IT hardware and software companies expect to see most of their revenue coming this year from the U.S. market, which is a reversal from the last two years when China and India led, according to KPMG in its annual survey of the technology business climate.
KPMG, an audit, tax and advisory firm, found in its survey that the U.S. market will provide the highest percentage of revenue and employment growth over the next 12 months, besting China, Brazil and India in both areas.
But this KPMG survey of 102 C-level or senior executives at hardware and software companies also dampens expectations about hiring .

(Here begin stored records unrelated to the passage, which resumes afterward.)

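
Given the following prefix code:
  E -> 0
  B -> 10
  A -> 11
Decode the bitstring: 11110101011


Decoding step by step:
Bits 11 -> A
Bits 11 -> A
Bits 0 -> E
Bits 10 -> B
Bits 10 -> B
Bits 11 -> A


Decoded message: AAEBBA


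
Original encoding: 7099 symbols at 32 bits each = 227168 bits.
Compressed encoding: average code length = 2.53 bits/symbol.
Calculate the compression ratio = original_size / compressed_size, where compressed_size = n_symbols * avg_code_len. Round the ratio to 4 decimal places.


original_size = n_symbols * orig_bits = 7099 * 32 = 227168 bits
compressed_size = n_symbols * avg_code_len = 7099 * 2.53 = 17960.47 bits
ratio = original_size / compressed_size = 227168 / 17960.47 = 12.6482

Compression ratio = 12.6482


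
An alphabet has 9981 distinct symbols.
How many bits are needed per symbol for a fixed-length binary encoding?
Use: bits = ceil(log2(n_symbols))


log2(9981) = 13.285
Bracket: 2^13 = 8192 < 9981 <= 2^14 = 16384
So ceil(log2(9981)) = 14

bits = ceil(log2(9981)) = ceil(13.285) = 14 bits


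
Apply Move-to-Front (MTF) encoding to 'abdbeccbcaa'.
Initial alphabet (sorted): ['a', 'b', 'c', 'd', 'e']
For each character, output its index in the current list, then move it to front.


MTF encoding:
'a': index 0 in ['a', 'b', 'c', 'd', 'e'] -> ['a', 'b', 'c', 'd', 'e']
'b': index 1 in ['a', 'b', 'c', 'd', 'e'] -> ['b', 'a', 'c', 'd', 'e']
'd': index 3 in ['b', 'a', 'c', 'd', 'e'] -> ['d', 'b', 'a', 'c', 'e']
'b': index 1 in ['d', 'b', 'a', 'c', 'e'] -> ['b', 'd', 'a', 'c', 'e']
'e': index 4 in ['b', 'd', 'a', 'c', 'e'] -> ['e', 'b', 'd', 'a', 'c']
'c': index 4 in ['e', 'b', 'd', 'a', 'c'] -> ['c', 'e', 'b', 'd', 'a']
'c': index 0 in ['c', 'e', 'b', 'd', 'a'] -> ['c', 'e', 'b', 'd', 'a']
'b': index 2 in ['c', 'e', 'b', 'd', 'a'] -> ['b', 'c', 'e', 'd', 'a']
'c': index 1 in ['b', 'c', 'e', 'd', 'a'] -> ['c', 'b', 'e', 'd', 'a']
'a': index 4 in ['c', 'b', 'e', 'd', 'a'] -> ['a', 'c', 'b', 'e', 'd']
'a': index 0 in ['a', 'c', 'b', 'e', 'd'] -> ['a', 'c', 'b', 'e', 'd']


Output: [0, 1, 3, 1, 4, 4, 0, 2, 1, 4, 0]


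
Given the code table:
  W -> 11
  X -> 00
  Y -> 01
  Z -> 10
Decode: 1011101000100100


Decoding:
10 -> Z
11 -> W
10 -> Z
10 -> Z
00 -> X
10 -> Z
01 -> Y
00 -> X


Result: ZWZZXZYX


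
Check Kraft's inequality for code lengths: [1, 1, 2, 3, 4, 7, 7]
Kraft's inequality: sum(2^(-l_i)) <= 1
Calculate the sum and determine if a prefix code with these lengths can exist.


Sum = 2^(-1) + 2^(-1) + 2^(-2) + 2^(-3) + 2^(-4) + 2^(-7) + 2^(-7)
    = 0.5 + 0.5 + 0.25 + 0.125 + 0.0625 + 0.0078125 + 0.0078125
    = 186/128 = 1.453125
Since 1.453125 > 1, Kraft's inequality is NOT satisfied.
A prefix code with these lengths CANNOT exist.

Kraft sum = 1.453125. Not satisfied.


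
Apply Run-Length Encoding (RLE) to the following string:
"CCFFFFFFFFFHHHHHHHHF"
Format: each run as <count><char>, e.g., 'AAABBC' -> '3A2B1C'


Scanning runs left to right:
  i=0: run of 'C' x 2 -> '2C'
  i=2: run of 'F' x 9 -> '9F'
  i=11: run of 'H' x 8 -> '8H'
  i=19: run of 'F' x 1 -> '1F'

RLE = 2C9F8H1F


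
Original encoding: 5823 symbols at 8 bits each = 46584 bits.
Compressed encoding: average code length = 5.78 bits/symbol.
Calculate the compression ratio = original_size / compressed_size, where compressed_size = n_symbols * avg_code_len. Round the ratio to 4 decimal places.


original_size = n_symbols * orig_bits = 5823 * 8 = 46584 bits
compressed_size = n_symbols * avg_code_len = 5823 * 5.78 = 33656.94 bits
ratio = original_size / compressed_size = 46584 / 33656.94 = 1.3841

Compression ratio = 1.3841


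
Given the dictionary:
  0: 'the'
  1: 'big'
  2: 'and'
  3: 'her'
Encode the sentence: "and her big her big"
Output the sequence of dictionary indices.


Look up each word in the dictionary:
  'and' -> 2
  'her' -> 3
  'big' -> 1
  'her' -> 3
  'big' -> 1

Encoded: [2, 3, 1, 3, 1]


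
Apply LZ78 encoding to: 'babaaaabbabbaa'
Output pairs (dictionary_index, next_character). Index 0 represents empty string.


LZ78 encoding steps:
Dictionary: {0: ''}
Step 1: w='' (idx 0), next='b' -> output (0, 'b'), add 'b' as idx 1
Step 2: w='' (idx 0), next='a' -> output (0, 'a'), add 'a' as idx 2
Step 3: w='b' (idx 1), next='a' -> output (1, 'a'), add 'ba' as idx 3
Step 4: w='a' (idx 2), next='a' -> output (2, 'a'), add 'aa' as idx 4
Step 5: w='a' (idx 2), next='b' -> output (2, 'b'), add 'ab' as idx 5
Step 6: w='ba' (idx 3), next='b' -> output (3, 'b'), add 'bab' as idx 6
Step 7: w='ba' (idx 3), next='a' -> output (3, 'a'), add 'baa' as idx 7


Encoded: [(0, 'b'), (0, 'a'), (1, 'a'), (2, 'a'), (2, 'b'), (3, 'b'), (3, 'a')]


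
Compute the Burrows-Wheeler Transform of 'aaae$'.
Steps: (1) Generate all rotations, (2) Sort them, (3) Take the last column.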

Coming out of the recession in 2010, 72% of those surveyed last year anticipated an increase in their firm’s headcount. But in this survey, taken in May and June, the executives were less optimistic about the outlook, with 49% predicting a headcount increase this year.

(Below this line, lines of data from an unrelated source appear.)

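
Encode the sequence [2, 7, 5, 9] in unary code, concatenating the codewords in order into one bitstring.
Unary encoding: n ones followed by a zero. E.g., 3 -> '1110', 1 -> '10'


Encode each number as n ones followed by a terminating 0:
  2 -> 110 (3 bits)
  7 -> 11111110 (8 bits)
  5 -> 111110 (6 bits)
  9 -> 1111111110 (10 bits)
Total length = 3 + 8 + 6 + 10 = 27 bits.

Unary([2, 7, 5, 9]) = 110111111101111101111111110 (27 bits)


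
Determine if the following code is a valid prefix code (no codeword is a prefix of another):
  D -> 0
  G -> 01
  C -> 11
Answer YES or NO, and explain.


Checking each pair (does one codeword prefix another?):
  D='0' vs G='01': prefix -- VIOLATION

NO -- this is NOT a valid prefix code. D (0) is a prefix of G (01).


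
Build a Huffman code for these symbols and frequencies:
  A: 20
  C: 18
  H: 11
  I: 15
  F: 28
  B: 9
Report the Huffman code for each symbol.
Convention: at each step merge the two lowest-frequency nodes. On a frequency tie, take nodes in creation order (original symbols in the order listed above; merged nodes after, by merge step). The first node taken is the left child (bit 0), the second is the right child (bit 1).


Huffman tree construction:
Step 1: Merge B(9) + H(11) = 20
Step 2: Merge I(15) + C(18) = 33
Step 3: Merge A(20) + (B+H)(20) = 40
Step 4: Merge F(28) + (I+C)(33) = 61
Step 5: Merge (A+(B+H))(40) + (F+(I+C))(61) = 101
Read each symbol's code off the tree from the root (left child = 0, right child = 1).

Codes:
  A: 00 (length 2)
  C: 111 (length 3)
  H: 011 (length 3)
  I: 110 (length 3)
  F: 10 (length 2)
  B: 010 (length 3)
Average code length: 255/101 = 2.5248 bits/symbol


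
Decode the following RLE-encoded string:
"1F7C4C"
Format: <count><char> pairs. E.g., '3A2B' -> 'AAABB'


Expanding each <count><char> pair:
  1F -> 'F'
  7C -> 'CCCCCCC'
  4C -> 'CCCC'

Decoded = FCCCCCCCCCCC


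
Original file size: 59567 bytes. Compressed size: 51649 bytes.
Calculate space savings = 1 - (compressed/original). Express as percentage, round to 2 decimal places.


ratio = compressed/original = 51649/59567 = 0.867074
savings = 1 - ratio = 1 - 0.867074 = 0.132926
as a percentage: 0.132926 * 100 = 13.29%

Space savings = 1 - 51649/59567 = 13.29%


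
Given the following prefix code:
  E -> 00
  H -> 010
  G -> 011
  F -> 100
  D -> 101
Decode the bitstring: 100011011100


Decoding step by step:
Bits 100 -> F
Bits 011 -> G
Bits 011 -> G
Bits 100 -> F


Decoded message: FGGF


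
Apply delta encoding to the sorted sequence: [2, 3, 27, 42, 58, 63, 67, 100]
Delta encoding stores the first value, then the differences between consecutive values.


First value: 2
Deltas:
  3 - 2 = 1
  27 - 3 = 24
  42 - 27 = 15
  58 - 42 = 16
  63 - 58 = 5
  67 - 63 = 4
  100 - 67 = 33


Delta encoded: [2, 1, 24, 15, 16, 5, 4, 33]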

Of the respondents, 71 are at companies with revenues of more than $1 billion and 31 are at firms in the $100 million to $1 billion revenue range.
Overall, 27% of those surveyed said headcount had reached or exceeded pre-recession levels, and 42% of the respondents said headcount would return to pre-recession levels over the next 18 months, but 21% said it would never return to those levels — “at least in the short-term, they’ve outsourced more activities,” said Gary Matuszak, partner, global chair and U.S. leader for KPMG’s Technology, Communications & Entertainment practice.
In last year’s survey, respondents believed that the U.S. recovery would take hold in 2012. But this new survey pushes that expectation out to 2013. “The executives, historically, have been overly optimistic about when the recovery might happen,” Matuszak said.
The survey also ranked cloud computing as the top revenue driver at 65%, from 54% in the prior year.
From the buyer side, Computer Economics surveyed more than 200 IT executives in the first quarter of this year for its annual IT Spending and Staffing Benchmark study. Just released, it found that 60% of the respondents planned to increase their operational budgets, and 22% had plans to decrease their budgets. The remainder 18%, plan to keep their IT budgets the same. But that’s an improvement from last year when 44% indicated plans to decrease IT spending.
But median annual growth of IT operational budgets in 2011 was put at 2%. Prior to the recession, in 2008, the growth was 4%. “We’re seeing subtle improvements across the board,” said John Longwell, the firm’s vice president of research.